In der am 05.06.2019 veröffentlichten RICHTLINIE (EU) 2019/904 ist das wording der vorherigen Fassung nochmal überarbeitet worden. In dieser Version sind die biobasierten Kunststoffe sofern sie chemisch modifiziert wurden (was bis auf das am Markt so gut wie nicht vorhandene reine PHA als sonstigen Compounds sind) ebenfalls vom Verbot betroffen.
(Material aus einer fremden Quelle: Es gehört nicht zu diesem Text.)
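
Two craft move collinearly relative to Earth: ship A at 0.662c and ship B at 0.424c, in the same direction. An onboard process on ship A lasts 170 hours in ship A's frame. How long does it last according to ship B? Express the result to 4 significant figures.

180.1 hours

Speed of ship A in ship B's frame: u = (v_A − v_B)/(1 − v_A v_B/c²) = (0.662 − 0.424)/(1 − 0.662×0.424) = 0.238/0.719312 = 0.33087; |u| = 0.33087c.
γ for this relative speed: γ = 1/√(1 − 0.109475) = 1.0597.
Ship A's interval is proper; time dilation gives Δt_B = γΔτ = 1.0597 × 170 hours = 180.1 hours.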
https://eur-lex.europa.eu/legal-content/DE/TXT/HTML/?uri=CELEX:32019L0904&from=DE

Das ist der Lobbyarbeit der Kunststoffhersteller zu verdanken, frei nach dem Grundsatz – „Wenn wir nicht dürfen, dann ihr bitte auch nicht!“. Für die noch kleine Industrie der Biokunststoffe ist dieses tragisch, da sich alle erhofft hatten, dass die EU mit diesem Beschluss eine Zeichen hin in die Zukunft setzten würde. Was ist die Konsequenz daraus: Viele Produkt werden wohl, sofern möglich, in Zukunft aus Holz hergestellt, was dien Einschlag von Bäumen bedeutet, die eigentlich besser CO₂ speichern sollten. Tragisch aber wahr, so wird aus einem bestehenden Problem ein neues gemacht. Das Holz ist zwar im Gegensatz zu den klassischen thermoplastischen Kunststoffen schneller biologisch abbaubar und kann auch auf Basis schnellwachsender Holzarten wie Bambus, Pappel, Weide produziert werden, allerdings dauert der Abbau sehr lange und viele Produkt lassen sich daraus einfach nicht sinnvoll herstellen. Zusätzlich wird bei der Bearbeitung viel Reststoff erzeugt, der anschließend nur thermisch genutzt werden kann.

Insgesamt ist das sehr unbefriedigend da es für die Biokunststoffe die Chance gewesen wäre endlich in signifikanter Menge auch in die Verarbeitung zu gehen. Wir werden sehen, ob es noch Ausnahmen geben wird und wie sich die betroffenen Industrien hierzu aufstellen werden.